Use the provided helper script (`convert_image_to_base64.py`) or the example below to generate it:

```bash
python generate_payload.py
```

> This script reads an image file (e.g., `formula1.png`), encodes it in base64, and creates `payload.json`.

Then test using:
```bash
curl -X POST https://{{API_GATEWAY_ENDPOINT}} \
-H "Content-Type: application/json" \
-d @payload.json
```

---

### Performance Benchmarking & Cloud Monitoring

#### Load Testing with ApacheBench (ab)

You can test the scalability of the uploader API using the provided benchmarking script (`benchmark.sh`).
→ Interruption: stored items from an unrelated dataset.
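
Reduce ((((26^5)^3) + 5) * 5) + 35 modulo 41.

(26)^5 ≡ 27 (mod 41)
(27)^3 ≡ 3 (mod 41)
3 + 5 = 8
8 * 5 = 40
40 + 35 = 75 ≡ 34 (mod 41)

34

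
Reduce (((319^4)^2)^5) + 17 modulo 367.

(319)^4 ≡ 128 (mod 367)
(128)^2 ≡ 236 (mod 367)
(236)^5 ≡ 291 (mod 367)
291 + 17 = 308

308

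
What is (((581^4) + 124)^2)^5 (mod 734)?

(581)^4 ≡ 369 (mod 734)
369 + 124 = 493
(493)^2 ≡ 95 (mod 734)
(95)^5 ≡ 459 (mod 734)

459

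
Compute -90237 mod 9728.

7043

-90237 = -10*9728 + 7043, so -90237 ≡ 7043 (mod 9728).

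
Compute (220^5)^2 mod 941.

895

(220)^5 ≡ 251 (mod 941)
(251)^2 ≡ 895 (mod 941)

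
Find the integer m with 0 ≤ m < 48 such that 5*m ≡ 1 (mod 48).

29

Run the extended Euclidean algorithm:
48 = 9*5 + 3
5 = 1*3 + 2
3 = 1*2 + 1
2 = 2*1 + 0
gcd(5, 48) = 1, so the inverse exists.
Bézout: 1 = 2*48 − 19*5.
So 5⁻¹ ≡ −19 ≡ 29 (mod 48).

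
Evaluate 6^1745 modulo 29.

22

6^1 ≡ 6 (mod 29)
6^2 ≡ 6^2 = 36 ≡ 7 (mod 29)
6^4 ≡ 7^2 = 49 ≡ 20 (mod 29)
6^8 ≡ 20^2 = 400 ≡ 23 (mod 29)
6^16 ≡ 23^2 = 529 ≡ 7 (mod 29)
6^32 ≡ 7^2 = 49 ≡ 20 (mod 29)
6^64 ≡ 20^2 = 400 ≡ 23 (mod 29)
6^128 ≡ 23^2 = 529 ≡ 7 (mod 29)
6^256 ≡ 7^2 = 49 ≡ 20 (mod 29)
6^512 ≡ 20^2 = 400 ≡ 23 (mod 29)
6^1024 ≡ 23^2 = 529 ≡ 7 (mod 29)
6^1745 = 6^1024 * 6^512 * 6^128 * 6^64 * 6^16 * 6^1 ≡ 7 * 23 * 7 * 23 * 7 * 6 (mod 29).
Accumulate the product:
7 * 23 = 161 ≡ 16
16 * 7 = 112 ≡ 25
25 * 23 = 575 ≡ 24
24 * 7 = 168 ≡ 23
23 * 6 = 138 ≡ 22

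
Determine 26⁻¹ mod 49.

17

49 = 1×26 + 23
26 = 1×23 + 3
23 = 7×3 + 2
3 = 1×2 + 1
2 = 2×1 + 0
gcd(26, 49) = 1, so the inverse exists.
Back-substitute for 1:
1 = 1×3 − 1×2
  = −1×23 + 8×3
  = 8×26 − 9×23
  = −9×49 + 17×26
So 26⁻¹ ≡ 17 (mod 49).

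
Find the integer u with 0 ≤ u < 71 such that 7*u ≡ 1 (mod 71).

61

71 = 10*7 + 1
7 = 7*1 + 0
gcd(7, 71) = 1, so the inverse exists.
Bézout: 1 = 1*71 − 10*7.
So 7⁻¹ ≡ −10 ≡ 61 (mod 71).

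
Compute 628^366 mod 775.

366 in binary is 101101110, i.e. 366 = 256 + 64 + 32 + 8 + 4 + 2.
628^1 ≡ 628 (mod 775)
628^2 ≡ 628^2 = 394384 ≡ 684 (mod 775)
628^4 ≡ 684^2 = 467856 ≡ 531 (mod 775)
628^8 ≡ 531^2 = 281961 ≡ 636 (mod 775)
628^16 ≡ 636^2 = 404496 ≡ 721 (mod 775)
628^32 ≡ 721^2 = 519841 ≡ 591 (mod 775)
628^64 ≡ 591^2 = 349281 ≡ 531 (mod 775)
628^128 ≡ 531^2 = 281961 ≡ 636 (mod 775)
628^256 ≡ 636^2 = 404496 ≡ 721 (mod 775)
628^366 = 628^256 * 628^64 * 628^32 * 628^8 * 628^4 * 628^2 ≡ 721 * 531 * 591 * 636 * 531 * 684 (mod 775).
Accumulate the product:
721 * 531 = 382851 ≡ 1
1 * 591 = 591
591 * 636 = 375876 ≡ 1
1 * 531 = 531
531 * 684 = 363204 ≡ 504

504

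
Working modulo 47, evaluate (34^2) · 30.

(34)^2 ≡ 28 (mod 47)
28 · 30 = 840 ≡ 41 (mod 47)

41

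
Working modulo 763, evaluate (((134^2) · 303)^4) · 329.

364

(134)^2 ≡ 407 (mod 763)
407 · 303 = 123321 ≡ 478 (mod 763)
(478)^4 ≡ 618 (mod 763)
618 · 329 = 203322 ≡ 364 (mod 763)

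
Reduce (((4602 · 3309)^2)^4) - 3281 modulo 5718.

4602 · 3309 = 15228018 ≡ 984 (mod 5718)
(984)^2 ≡ 1914 (mod 5718)
(1914)^4 ≡ 2190 (mod 5718)
2190 - 3281 = -1091 ≡ 4627 (mod 5718)

4627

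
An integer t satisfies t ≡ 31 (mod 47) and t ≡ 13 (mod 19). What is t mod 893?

830

47⁻¹ mod 19: 47·17 ≡ 1 (mod 19), so 47⁻¹ ≡ 17.
t = 31 + 47·((13 − 31)·17 mod 19) = 31 + 47·17 = 830.
Check: 830 mod 47 = 31, 830 mod 19 = 13. ✓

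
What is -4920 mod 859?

-4920 = -6·859 + 234, so -4920 ≡ 234 (mod 859).

234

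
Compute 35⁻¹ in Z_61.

7

61 = 1·35 + 26
35 = 1·26 + 9
26 = 2·9 + 8
9 = 1·8 + 1
8 = 8·1 + 0
gcd(35, 61) = 1, so the inverse exists.
Back-substitute for 1:
1 = 1·9 − 1·8
  = −1·26 + 3·9
  = 3·35 − 4·26
  = −4·61 + 7·35
So 35⁻¹ ≡ 7 (mod 61).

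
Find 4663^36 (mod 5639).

4876

Compute successive squares:
36 in binary is 100100, i.e. 36 = 32 + 4.
4663^1 ≡ 4663 (mod 5639)
4663^2 ≡ 4663^2 = 21743569 ≡ 5224 (mod 5639)
4663^4 ≡ 5224^2 = 27290176 ≡ 3055 (mod 5639)
4663^8 ≡ 3055^2 = 9333025 ≡ 480 (mod 5639)
4663^16 ≡ 480^2 = 230400 ≡ 4840 (mod 5639)
4663^32 ≡ 4840^2 = 23425600 ≡ 1194 (mod 5639)
4663^36 = 4663^32 * 4663^4 ≡ 1194 * 3055 (mod 5639).
1194 * 3055 = 3647670 ≡ 4876 (mod 5639).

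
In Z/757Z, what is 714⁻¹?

88

Run the extended Euclidean algorithm:
757 = 1*714 + 43
714 = 16*43 + 26
43 = 1*26 + 17
26 = 1*17 + 9
17 = 1*9 + 8
9 = 1*8 + 1
8 = 8*1 + 0
gcd(714, 757) = 1, so the inverse exists.
Back-substitute for 1:
1 = 1*9 − 1*8
  = −1*17 + 2*9
  = 2*26 − 3*17
  = −3*43 + 5*26
  = 5*714 − 83*43
  = −83*757 + 88*714
So 714⁻¹ ≡ 88 (mod 757).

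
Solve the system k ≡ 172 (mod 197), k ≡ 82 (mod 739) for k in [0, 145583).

120539

197⁻¹ mod 739: 197*724 ≡ 1 (mod 739), so 197⁻¹ ≡ 724.
k = 172 + 197*((82 − 172)*724 mod 739) = 172 + 197*611 = 120539.
Check: 120539 mod 197 = 172, 120539 mod 739 = 82. ✓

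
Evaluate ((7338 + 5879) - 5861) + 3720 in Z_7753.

7338 + 5879 = 13217 ≡ 5464 (mod 7753)
5464 - 5861 = -397 ≡ 7356 (mod 7753)
7356 + 3720 = 11076 ≡ 3323 (mod 7753)

3323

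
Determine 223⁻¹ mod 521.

257

521 = 2·223 + 75
223 = 2·75 + 73
75 = 1·73 + 2
73 = 36·2 + 1
2 = 2·1 + 0
gcd(223, 521) = 1, so the inverse exists.
Back-substitute for 1:
1 = 1·73 − 36·2
  = −36·75 + 37·73
  = 37·223 − 110·75
  = −110·521 + 257·223
So 223⁻¹ ≡ 257 (mod 521).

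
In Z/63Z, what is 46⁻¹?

Apply the Euclidean algorithm and back-substitute:
63 = 1×46 + 17
46 = 2×17 + 12
17 = 1×12 + 5
12 = 2×5 + 2
5 = 2×2 + 1
2 = 2×1 + 0
gcd(46, 63) = 1, so the inverse exists.
Back-substitute for 1:
1 = 1×5 − 2×2
  = −2×12 + 5×5
  = 5×17 − 7×12
  = −7×46 + 19×17
  = 19×63 − 26×46
So 46⁻¹ ≡ −26 ≡ 37 (mod 63).

37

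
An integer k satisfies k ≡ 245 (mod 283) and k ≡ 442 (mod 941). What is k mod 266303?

283⁻¹ mod 941: 283×808 ≡ 1 (mod 941), so 283⁻¹ ≡ 808.
k = 245 + 283×((442 − 245)×808 mod 941) = 245 + 283×147 = 41846.

41846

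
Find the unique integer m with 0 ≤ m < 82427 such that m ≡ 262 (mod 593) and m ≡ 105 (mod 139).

77945

593⁻¹ mod 139: 593·124 ≡ 1 (mod 139), so 593⁻¹ ≡ 124.
m = 262 + 593·((105 − 262)·124 mod 139) = 262 + 593·131 = 77945.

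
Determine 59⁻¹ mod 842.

157

842 = 14×59 + 16
59 = 3×16 + 11
16 = 1×11 + 5
11 = 2×5 + 1
5 = 5×1 + 0
gcd(59, 842) = 1, so the inverse exists.
Back-substitute for 1:
1 = 1×11 − 2×5
  = −2×16 + 3×11
  = 3×59 − 11×16
  = −11×842 + 157×59
So 59⁻¹ ≡ 157 (mod 842).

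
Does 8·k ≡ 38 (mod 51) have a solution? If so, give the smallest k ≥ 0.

43

gcd(8, 51) = 1, so a unique solution mod 51 exists.
8⁻¹ ≡ 32 (mod 51).
k ≡ 32·38 ≡ 43 (mod 51).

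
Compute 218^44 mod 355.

341

Using repeated squaring:
44 in binary is 101100, i.e. 44 = 32 + 8 + 4.
218^1 ≡ 218 (mod 355)
218^2 ≡ 218^2 = 47524 ≡ 309 (mod 355)
218^4 ≡ 309^2 = 95481 ≡ 341 (mod 355)
218^8 ≡ 341^2 = 116281 ≡ 196 (mod 355)
218^16 ≡ 196^2 = 38416 ≡ 76 (mod 355)
218^32 ≡ 76^2 = 5776 ≡ 96 (mod 355)
218^44 = 218^32 × 218^8 × 218^4 ≡ 96 × 196 × 341 (mod 355).
Accumulate the product:
96 × 196 = 18816 ≡ 1
1 × 341 = 341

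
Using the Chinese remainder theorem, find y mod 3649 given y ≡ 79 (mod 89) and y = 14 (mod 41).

1859

89⁻¹ mod 41: 89·6 ≡ 1 (mod 41), so 89⁻¹ ≡ 6.
y = 79 + 89·((14 − 79)·6 mod 41) = 79 + 89·20 = 1859.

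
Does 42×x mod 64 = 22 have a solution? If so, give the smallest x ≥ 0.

31

gcd(42, 64) = 2, and 2 | 22, so solutions exist.
Divide through by 2: 21×x ≡ 11 mod 32.
21⁻¹ ≡ 29 (mod 32).
x ≡ 29×11 ≡ 31 (mod 32).
The smallest non-negative solution is x = 31.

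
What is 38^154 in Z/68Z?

16

38^1 ≡ 38 (mod 68)
38^2 ≡ 38^2 = 1444 ≡ 16 (mod 68)
38^4 ≡ 16^2 = 256 ≡ 52 (mod 68)
38^8 ≡ 52^2 = 2704 ≡ 52 (mod 68)
38^16 ≡ 52^2 = 2704 ≡ 52 (mod 68)
38^32 ≡ 52^2 = 2704 ≡ 52 (mod 68)
38^64 ≡ 52^2 = 2704 ≡ 52 (mod 68)
38^128 ≡ 52^2 = 2704 ≡ 52 (mod 68)
38^154 = 38^128 * 38^16 * 38^8 * 38^2 ≡ 52 * 52 * 52 * 16 (mod 68).
Accumulate the product:
52 * 52 = 2704 ≡ 52
52 * 52 = 2704 ≡ 52
52 * 16 = 832 ≡ 16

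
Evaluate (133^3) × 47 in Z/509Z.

306

(133)^3 ≡ 39 (mod 509)
39 × 47 = 1833 ≡ 306 (mod 509)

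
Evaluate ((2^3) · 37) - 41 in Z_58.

23

(2)^3 ≡ 8 (mod 58)
8 · 37 = 296 ≡ 6 (mod 58)
6 - 41 = -35 ≡ 23 (mod 58)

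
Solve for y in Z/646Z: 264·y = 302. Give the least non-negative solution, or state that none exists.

gcd(264, 646) = 2, and 2 | 302, so solutions exist.
Divide through by 2: 132·y ≡ 151 mod 323.
132⁻¹ ≡ 208 (mod 323).
y ≡ 208·151 ≡ 77 (mod 323).
The smallest non-negative solution is y = 77.

77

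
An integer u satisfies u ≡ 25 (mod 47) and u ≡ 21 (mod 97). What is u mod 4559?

47⁻¹ mod 97: 47*64 ≡ 1 (mod 97), so 47⁻¹ ≡ 64.
u = 25 + 47*((21 − 25)*64 mod 97) = 25 + 47*35 = 1670.
Check: 1670 mod 47 = 25, 1670 mod 97 = 21. ✓

1670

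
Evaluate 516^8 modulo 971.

Compute successive squares:
516^1 ≡ 516 (mod 971)
516^2 ≡ 516^2 = 266256 ≡ 202 (mod 971)
516^4 ≡ 202^2 = 40804 ≡ 22 (mod 971)
516^8 ≡ 22^2 = 484 (mod 971)
So 516^8 ≡ 484 (mod 971).

484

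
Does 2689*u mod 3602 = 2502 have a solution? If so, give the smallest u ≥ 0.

88

gcd(2689, 3602) = 1, so a unique solution mod 3602 exists.
2689⁻¹ ≡ 1945 (mod 3602).
u ≡ 1945*2502 ≡ 88 (mod 3602).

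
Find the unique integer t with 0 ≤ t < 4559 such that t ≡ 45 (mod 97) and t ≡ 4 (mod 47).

97⁻¹ mod 47: 97·16 ≡ 1 (mod 47), so 97⁻¹ ≡ 16.
t = 45 + 97·((4 − 45)·16 mod 47) = 45 + 97·2 = 239.
Check: 239 mod 97 = 45, 239 mod 47 = 4. ✓

239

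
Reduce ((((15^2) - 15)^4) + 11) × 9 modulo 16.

(15)^2 ≡ 1 (mod 16)
1 - 15 = -14 ≡ 2 (mod 16)
(2)^4 ≡ 0 (mod 16)
0 + 11 = 11
11 × 9 = 99 ≡ 3 (mod 16)

3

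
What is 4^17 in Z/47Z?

Compute successive squares:
17 in binary is 10001, i.e. 17 = 16 + 1.
4^1 ≡ 4 (mod 47)
4^2 ≡ 4^2 = 16 (mod 47)
4^4 ≡ 16^2 = 256 ≡ 21 (mod 47)
4^8 ≡ 21^2 = 441 ≡ 18 (mod 47)
4^16 ≡ 18^2 = 324 ≡ 42 (mod 47)
4^17 = 4^16 × 4^1 ≡ 42 × 4 (mod 47).
42 × 4 = 168 ≡ 27 (mod 47).

27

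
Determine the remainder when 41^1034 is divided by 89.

41^1 ≡ 41 (mod 89)
41^2 ≡ 41^2 = 1681 ≡ 79 (mod 89)
41^4 ≡ 79^2 = 6241 ≡ 11 (mod 89)
41^8 ≡ 11^2 = 121 ≡ 32 (mod 89)
41^16 ≡ 32^2 = 1024 ≡ 45 (mod 89)
41^32 ≡ 45^2 = 2025 ≡ 67 (mod 89)
41^64 ≡ 67^2 = 4489 ≡ 39 (mod 89)
41^128 ≡ 39^2 = 1521 ≡ 8 (mod 89)
41^256 ≡ 8^2 = 64 (mod 89)
41^512 ≡ 64^2 = 4096 ≡ 2 (mod 89)
41^1024 ≡ 2^2 = 4 (mod 89)
41^1034 = 41^1024 · 41^8 · 41^2 ≡ 4 · 32 · 79 (mod 89).
Accumulate the product:
4 · 32 = 128 ≡ 39
39 · 79 = 3081 ≡ 55

55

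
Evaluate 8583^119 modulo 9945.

Compute successive squares:
119 in binary is 1110111, i.e. 119 = 64 + 32 + 16 + 4 + 2 + 1.
8583^1 ≡ 8583 (mod 9945)
8583^2 ≡ 8583^2 = 73667889 ≡ 5274 (mod 9945)
8583^4 ≡ 5274^2 = 27815076 ≡ 8856 (mod 9945)
8583^8 ≡ 8856^2 = 78428736 ≡ 2466 (mod 9945)
8583^16 ≡ 2466^2 = 6081156 ≡ 4761 (mod 9945)
8583^32 ≡ 4761^2 = 22667121 ≡ 2466 (mod 9945)
8583^64 ≡ 2466^2 = 6081156 ≡ 4761 (mod 9945)
8583^119 = 8583^64 · 8583^32 · 8583^16 · 8583^4 · 8583^2 · 8583^1 ≡ 4761 · 2466 · 4761 · 8856 · 5274 · 8583 (mod 9945).
Accumulate the product:
4761 · 2466 = 11740626 ≡ 5526
5526 · 4761 = 26309286 ≡ 4761
4761 · 8856 = 42163416 ≡ 6561
6561 · 5274 = 34602714 ≡ 4059
4059 · 8583 = 34838397 ≡ 1062

1062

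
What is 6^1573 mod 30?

6

6^1 ≡ 6 (mod 30)
6^2 ≡ 6^2 = 36 ≡ 6 (mod 30)
6^4 ≡ 6^2 = 36 ≡ 6 (mod 30)
6^8 ≡ 6^2 = 36 ≡ 6 (mod 30)
6^16 ≡ 6^2 = 36 ≡ 6 (mod 30)
6^32 ≡ 6^2 = 36 ≡ 6 (mod 30)
6^64 ≡ 6^2 = 36 ≡ 6 (mod 30)
6^128 ≡ 6^2 = 36 ≡ 6 (mod 30)
6^256 ≡ 6^2 = 36 ≡ 6 (mod 30)
6^512 ≡ 6^2 = 36 ≡ 6 (mod 30)
6^1024 ≡ 6^2 = 36 ≡ 6 (mod 30)
6^1573 = 6^1024 * 6^512 * 6^32 * 6^4 * 6^1 ≡ 6 * 6 * 6 * 6 * 6 (mod 30).
Accumulate the product:
6 * 6 = 36 ≡ 6
6 * 6 = 36 ≡ 6
6 * 6 = 36 ≡ 6
6 * 6 = 36 ≡ 6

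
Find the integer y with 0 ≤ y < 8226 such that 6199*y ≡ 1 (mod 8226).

Apply the Euclidean algorithm and back-substitute:
8226 = 1×6199 + 2027
6199 = 3×2027 + 118
2027 = 17×118 + 21
118 = 5×21 + 13
21 = 1×13 + 8
13 = 1×8 + 5
8 = 1×5 + 3
5 = 1×3 + 2
3 = 1×2 + 1
2 = 2×1 + 0
gcd(6199, 8226) = 1, so the inverse exists.
Back-substitute for 1:
1 = 1×3 − 1×2
  = −1×5 + 2×3
  = 2×8 − 3×5
  = −3×13 + 5×8
  = 5×21 − 8×13
  = −8×118 + 45×21
  = 45×2027 − 773×118
  = −773×6199 + 2364×2027
  = 2364×8226 − 3137×6199
So 6199⁻¹ ≡ −3137 ≡ 5089 (mod 8226).

5089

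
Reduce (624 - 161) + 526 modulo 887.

102

624 - 161 = 463
463 + 526 = 989 ≡ 102 (mod 887)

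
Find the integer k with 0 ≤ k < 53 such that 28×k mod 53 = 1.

36

Apply the Euclidean algorithm and back-substitute:
53 = 1*28 + 25
28 = 1*25 + 3
25 = 8*3 + 1
3 = 3*1 + 0
gcd(28, 53) = 1, so the inverse exists.
Bézout: 1 = 9*53 − 17*28.
So 28⁻¹ ≡ −17 ≡ 36 (mod 53).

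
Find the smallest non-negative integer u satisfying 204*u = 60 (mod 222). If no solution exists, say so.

9

gcd(204, 222) = 6, and 6 | 60, so solutions exist.
Divide through by 6: 34*u ≡ 10 mod 37.
34⁻¹ ≡ 12 (mod 37).
u ≡ 12*10 ≡ 9 (mod 37).
The smallest non-negative solution is u = 9.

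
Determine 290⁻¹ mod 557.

436

Run the extended Euclidean algorithm:
557 = 1×290 + 267
290 = 1×267 + 23
267 = 11×23 + 14
23 = 1×14 + 9
14 = 1×9 + 5
9 = 1×5 + 4
5 = 1×4 + 1
4 = 4×1 + 0
gcd(290, 557) = 1, so the inverse exists.
Bézout: 1 = 63×557 − 121×290.
So 290⁻¹ ≡ −121 ≡ 436 (mod 557).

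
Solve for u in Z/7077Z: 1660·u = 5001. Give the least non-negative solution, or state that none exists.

6513

gcd(1660, 7077) = 1, so a unique solution mod 7077 exists.
1660⁻¹ ≡ 2332 (mod 7077).
u ≡ 2332·5001 ≡ 6513 (mod 7077).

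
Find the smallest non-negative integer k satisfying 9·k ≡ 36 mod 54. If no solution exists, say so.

4

gcd(9, 54) = 9, and 9 | 36, so solutions exist.
Divide through by 9: 1·k ≡ 4 mod 6.
1⁻¹ ≡ 1 (mod 6).
k ≡ 1·4 ≡ 4 (mod 6).
The smallest non-negative solution is k = 4.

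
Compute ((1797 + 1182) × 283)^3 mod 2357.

2069

1797 + 1182 = 2979 ≡ 622 (mod 2357)
622 × 283 = 176026 ≡ 1608 (mod 2357)
(1608)^3 ≡ 2069 (mod 2357)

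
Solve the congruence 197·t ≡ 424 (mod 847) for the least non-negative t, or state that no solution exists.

gcd(197, 847) = 1, so a unique solution mod 847 exists.
197⁻¹ ≡ 43 (mod 847).
t ≡ 43·424 ≡ 445 (mod 847).

445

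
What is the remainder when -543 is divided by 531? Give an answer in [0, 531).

519

-543 = -2×531 + 519, so -543 ≡ 519 (mod 531).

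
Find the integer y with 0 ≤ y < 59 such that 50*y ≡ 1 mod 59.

By the extended Euclidean algorithm:
59 = 1×50 + 9
50 = 5×9 + 5
9 = 1×5 + 4
5 = 1×4 + 1
4 = 4×1 + 0
gcd(50, 59) = 1, so the inverse exists.
Bézout: 1 = −11×59 + 13×50.
So 50⁻¹ ≡ 13 (mod 59).

13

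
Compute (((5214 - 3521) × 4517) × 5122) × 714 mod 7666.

6012

5214 - 3521 = 1693
1693 × 4517 = 7647281 ≡ 4279 (mod 7666)
4279 × 5122 = 21917038 ≡ 7610 (mod 7666)
7610 × 714 = 5433540 ≡ 6012 (mod 7666)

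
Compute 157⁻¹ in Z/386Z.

327

386 = 2·157 + 72
157 = 2·72 + 13
72 = 5·13 + 7
13 = 1·7 + 6
7 = 1·6 + 1
6 = 6·1 + 0
gcd(157, 386) = 1, so the inverse exists.
Back-substitute for 1:
1 = 1·7 − 1·6
  = −1·13 + 2·7
  = 2·72 − 11·13
  = −11·157 + 24·72
  = 24·386 − 59·157
So 157⁻¹ ≡ −59 ≡ 327 (mod 386).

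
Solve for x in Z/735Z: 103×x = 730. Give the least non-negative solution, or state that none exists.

685

gcd(103, 735) = 1, so a unique solution mod 735 exists.
103⁻¹ ≡ 157 (mod 735).
x ≡ 157×730 ≡ 685 (mod 735).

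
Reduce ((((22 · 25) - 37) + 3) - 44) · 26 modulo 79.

27

22 · 25 = 550 ≡ 76 (mod 79)
76 - 37 = 39
39 + 3 = 42
42 - 44 = -2 ≡ 77 (mod 79)
77 · 26 = 2002 ≡ 27 (mod 79)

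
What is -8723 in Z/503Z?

331

-8723 = -18×503 + 331, so -8723 ≡ 331 (mod 503).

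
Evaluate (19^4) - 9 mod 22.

6

(19)^4 ≡ 15 (mod 22)
15 - 9 = 6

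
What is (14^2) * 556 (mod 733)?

(14)^2 ≡ 196 (mod 733)
196 * 556 = 108976 ≡ 492 (mod 733)

492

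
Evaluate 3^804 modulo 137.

99

804 in binary is 1100100100, i.e. 804 = 512 + 256 + 32 + 4.
3^1 ≡ 3 (mod 137)
3^2 ≡ 3^2 = 9 (mod 137)
3^4 ≡ 9^2 = 81 (mod 137)
3^8 ≡ 81^2 = 6561 ≡ 122 (mod 137)
3^16 ≡ 122^2 = 14884 ≡ 88 (mod 137)
3^32 ≡ 88^2 = 7744 ≡ 72 (mod 137)
3^64 ≡ 72^2 = 5184 ≡ 115 (mod 137)
3^128 ≡ 115^2 = 13225 ≡ 73 (mod 137)
3^256 ≡ 73^2 = 5329 ≡ 123 (mod 137)
3^512 ≡ 123^2 = 15129 ≡ 59 (mod 137)
3^804 = 3^512 × 3^256 × 3^32 × 3^4 ≡ 59 × 123 × 72 × 81 (mod 137).
Accumulate the product:
59 × 123 = 7257 ≡ 133
133 × 72 = 9576 ≡ 123
123 × 81 = 9963 ≡ 99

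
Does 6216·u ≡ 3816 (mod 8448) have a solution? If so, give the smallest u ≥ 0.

21

gcd(6216, 8448) = 24, and 24 | 3816, so solutions exist.
Divide through by 24: 259·u mod 352 = 159.
259⁻¹ ≡ 299 (mod 352).
u ≡ 299·159 ≡ 21 (mod 352).
The smallest non-negative solution is u = 21.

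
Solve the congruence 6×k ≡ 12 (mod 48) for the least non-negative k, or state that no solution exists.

2

gcd(6, 48) = 6, and 6 | 12, so solutions exist.
Divide through by 6: 1×k mod 8 = 2.
1⁻¹ ≡ 1 (mod 8).
k ≡ 1×2 ≡ 2 (mod 8).
The smallest non-negative solution is k = 2.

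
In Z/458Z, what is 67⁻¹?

458 = 6*67 + 56
67 = 1*56 + 11
56 = 5*11 + 1
11 = 11*1 + 0
gcd(67, 458) = 1, so the inverse exists.
Bézout: 1 = 6*458 − 41*67.
So 67⁻¹ ≡ −41 ≡ 417 (mod 458).

417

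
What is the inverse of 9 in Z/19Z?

17

19 = 2×9 + 1
9 = 9×1 + 0
gcd(9, 19) = 1, so the inverse exists.
Back-substitute for 1:
1 = 1×19 − 2×9
So 9⁻¹ ≡ −2 ≡ 17 (mod 19).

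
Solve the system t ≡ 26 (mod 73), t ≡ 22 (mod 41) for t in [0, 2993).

73⁻¹ mod 41: 73×9 ≡ 1 (mod 41), so 73⁻¹ ≡ 9.
t = 26 + 73×((22 − 26)×9 mod 41) = 26 + 73×5 = 391.
Check: 391 mod 73 = 26, 391 mod 41 = 22. ✓

391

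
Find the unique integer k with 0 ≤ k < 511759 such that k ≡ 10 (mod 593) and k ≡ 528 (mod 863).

142923

593⁻¹ mod 863: 593*342 ≡ 1 (mod 863), so 593⁻¹ ≡ 342.
k = 10 + 593*((528 − 10)*342 mod 863) = 10 + 593*241 = 142923.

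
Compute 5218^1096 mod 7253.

5218^1 ≡ 5218 (mod 7253)
5218^2 ≡ 5218^2 = 27227524 ≡ 7015 (mod 7253)
5218^4 ≡ 7015^2 = 49210225 ≡ 5873 (mod 7253)
5218^8 ≡ 5873^2 = 34492129 ≡ 4114 (mod 7253)
5218^16 ≡ 4114^2 = 16924996 ≡ 3747 (mod 7253)
5218^32 ≡ 3747^2 = 14040009 ≡ 5454 (mod 7253)
5218^64 ≡ 5454^2 = 29746116 ≡ 1563 (mod 7253)
5218^128 ≡ 1563^2 = 2442969 ≡ 5961 (mod 7253)
5218^256 ≡ 5961^2 = 35533521 ≡ 1074 (mod 7253)
5218^512 ≡ 1074^2 = 1153476 ≡ 249 (mod 7253)
5218^1024 ≡ 249^2 = 62001 ≡ 3977 (mod 7253)
5218^1096 = 5218^1024 × 5218^64 × 5218^8 ≡ 3977 × 1563 × 4114 (mod 7253).
Accumulate the product:
3977 × 1563 = 6216051 ≡ 230
230 × 4114 = 946220 ≡ 3330

3330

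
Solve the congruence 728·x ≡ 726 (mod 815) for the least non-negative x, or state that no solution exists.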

It simulates increasing and decreasing workloads.

To run:
```bash
chmod +x benchmark.sh
./benchmark.sh
```

This will:
- Hit the API Gateway with multiple concurrency levels
- Save results in files like `result_scale_out_100.txt`

#### CloudWatch Log Insights (Lambda Monitoring)

Use these queries in the [CloudWatch Logs Insights](https://console.aws.amazon.com/cloudwatch/home#logs-insights:) console for detailed Lambda metrics:

- **Total Invocations**
```sql
fields @timestamp, @message
| filter @message like /REPORT RequestId/
| stats count(*) as totalInvocations
```

- **Timeouts**
```sql
fields @timestamp, @message
| filter @message like /Task timed out/
| stats count(*) as timeouts
```

- **Cold Starts**
```sql
fields @timestamp, @message
| filter @message like /INIT_START/
| stats count(*) as coldStarts
```

- **Performance Stats (Duration & Memory)**
```sql
fields @timestamp, @message
| filter @message like /REPORT RequestId/
| parse @message /Duration: (?[0-9.]+) ms.*Max Memory Used: (?\d+) MB/
| stats
avg(duration) as avgDurationMs,
min(duration) as minDurationMs,
max(duration) as maxDurationMs,
avg(maxMem) as avgMemoryMB,
min(maxMem) as minMemoryMB,
max(maxMem) as maxMemoryMB
```

---

## Summary

This solution demonstrates a fully containerized, event-driven image processing pipeline using AWS Lambda, S3, and Rekognition — written in Go, deployed with Docker, and benchmarked for scalability.